In this week’s lab, I have been tasked with analyzing Vancouver’s storm surge risk. In 2005, Hurricane Katrina produced one of the worse storm surges at an astonishing 8.4 m high. More recently, Hurricane Florence created a storm surge of 4 m. In my analysis, within the Metro Vancouver area, any elevation between 0-8 m within 500 m of the coast is at a greater risk of flooding due to extreme storms.
First, I isolated lower elevations of the Metro Vancouver area between 0-8 m by colouring them various shades of blue.
Next, I highlighted the areas within 500 m of the coast. Through my analysis, I have found that 547 km2 of the Metro Vancouver area is at a higher risk of flooding due to extreme storms.

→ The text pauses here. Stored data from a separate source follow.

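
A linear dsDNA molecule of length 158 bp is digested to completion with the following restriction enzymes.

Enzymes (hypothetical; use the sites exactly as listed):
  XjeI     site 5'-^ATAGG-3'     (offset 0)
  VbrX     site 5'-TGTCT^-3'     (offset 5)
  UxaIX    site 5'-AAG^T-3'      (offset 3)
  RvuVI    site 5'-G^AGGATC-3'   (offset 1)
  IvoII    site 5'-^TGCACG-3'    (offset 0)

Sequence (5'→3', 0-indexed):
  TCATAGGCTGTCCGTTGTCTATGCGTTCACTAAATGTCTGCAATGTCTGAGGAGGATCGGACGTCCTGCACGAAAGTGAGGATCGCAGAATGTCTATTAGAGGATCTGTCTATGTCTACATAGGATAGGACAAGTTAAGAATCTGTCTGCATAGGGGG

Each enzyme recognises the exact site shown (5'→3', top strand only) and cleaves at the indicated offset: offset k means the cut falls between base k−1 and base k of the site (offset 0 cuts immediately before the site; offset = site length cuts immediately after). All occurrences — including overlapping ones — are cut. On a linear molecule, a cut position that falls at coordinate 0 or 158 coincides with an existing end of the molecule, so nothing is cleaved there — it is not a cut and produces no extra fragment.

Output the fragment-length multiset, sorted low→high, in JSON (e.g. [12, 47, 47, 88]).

[2,2,2,2,4,5,5,6,8,9,10,10,11,14,14,17,18,19]

Site scan:
  XjeI ATAGG/0: at [2, 119, 124, 150] ⇒ [2, 119, 124, 150]
  VbrX TGTCT/5: at [15, 34, 43, 90, 106, 112, 143] ⇒ [20, 39, 48, 95, 111, 117, 148]
  UxaIX AAGT/3: at [73, 131] ⇒ [76, 134]
  RvuVI GAGGATC/1: at [51, 77, 99] ⇒ [52, 78, 100]
  IvoII TGCACG/0: at [66] ⇒ [66]

Pooled cuts: [2, 20, 39, 48, 52, 66, 76, 78, 95, 100, 111, 117, 119, 124, 134, 148, 150]

Fragments:
  [0,2): 2 bp
  [2,20): 18 bp
  [20,39): 19 bp
  [39,48): 9 bp
  [48,52): 4 bp
  [52,66): 14 bp
  [66,76): 10 bp
  [76,78): 2 bp
  [78,95): 17 bp
  [95,100): 5 bp
  [100,111): 11 bp
  [111,117): 6 bp
  [117,119): 2 bp
  [119,124): 5 bp
  [124,134): 10 bp
  [134,148): 14 bp
  [148,150): 2 bp
  [150,158): 8 bp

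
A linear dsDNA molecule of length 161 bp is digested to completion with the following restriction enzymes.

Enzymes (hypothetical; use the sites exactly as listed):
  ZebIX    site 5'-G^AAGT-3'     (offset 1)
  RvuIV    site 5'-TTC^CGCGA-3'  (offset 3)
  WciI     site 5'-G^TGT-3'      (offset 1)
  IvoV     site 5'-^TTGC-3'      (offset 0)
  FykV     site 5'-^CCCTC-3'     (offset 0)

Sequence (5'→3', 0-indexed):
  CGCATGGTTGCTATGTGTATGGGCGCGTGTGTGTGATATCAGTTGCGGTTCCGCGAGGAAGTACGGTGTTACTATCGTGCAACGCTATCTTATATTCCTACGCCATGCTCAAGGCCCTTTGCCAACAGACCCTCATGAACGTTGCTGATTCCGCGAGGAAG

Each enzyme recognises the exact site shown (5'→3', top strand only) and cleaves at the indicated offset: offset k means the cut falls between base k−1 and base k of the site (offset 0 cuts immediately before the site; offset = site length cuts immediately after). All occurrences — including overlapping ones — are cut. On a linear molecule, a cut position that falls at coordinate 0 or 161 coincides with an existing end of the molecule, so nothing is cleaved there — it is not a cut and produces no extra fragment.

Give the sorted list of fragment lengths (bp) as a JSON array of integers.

Site scan:
  ZebIX GAAGT/1: at [57] ⇒ [58]
  RvuIV TTCCGCGA/3: at [48, 148] ⇒ [51, 151]
  WciI GTGT/1: at [14, 26, 28, 30, 65] ⇒ [15, 27, 29, 31, 66]
  IvoV TTGC/0: at [7, 42, 118, 141] ⇒ [7, 42, 118, 141]
  FykV CCCTC/0: at [129] ⇒ [129]

Pooled cuts: [7, 15, 27, 29, 31, 42, 51, 58, 66, 118, 129, 141, 151]

Fragment lengths:
  [0,7): 7 bp
  [7,15): 8 bp
  [15,27): 12 bp
  [27,29): 2 bp
  [29,31): 2 bp
  [31,42): 11 bp
  [42,51): 9 bp
  [51,58): 7 bp
  [58,66): 8 bp
  [66,118): 52 bp
  [118,129): 11 bp
  [129,141): 12 bp
  [141,151): 10 bp
  [151,161): 10 bp

[2,2,7,7,8,8,9,10,10,11,11,12,12,52]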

After this, I highlighted the freeways and highways which are at an elevation between 0-8 m within 500 m of the coast. Through my analysis, I found that 192 km2 of freeways and highways are at risk of being flooded and possibly impassable during an emergency flooding situation. In the case of Richmond, an extreme flooding event could affect the evacuation of the entire island which has approximately 200,000 residents.
The new St. Paul’s Hospital is proposed in an area which is within the zone I have analyzed as having an increased risk of flooding during an extreme storm event. This appears to be a poor location for a hospital which would be necessary during a crisis situation.
The resolution of the file which I used to analyze the Metro Vancouver area was 25x25 m square. At a scale of 1:250,000, the data appears to be detailed and accurate. However, once you zoom in closer to a scale of 1:150,000 the raster data is very coarse and not detailed enough. Therefore, for the more detailed analysis of St. Paul’s Hospital I used a file which was 1x1 m square. My analysis which included the entire Metro Vancouver covered a large area, so if the data were more detailed the storage size would be very large and could overwhelm the data base. However, a higher resolution will result in a more accurate analysis. At a small scale which will cover more area, a coarse resolution may be easier to use but still provide enough detail for analysis. However, if you need to zoom into a larger scale to cover less area, a more detailed resolution will be more appropriate and accurate for analysis.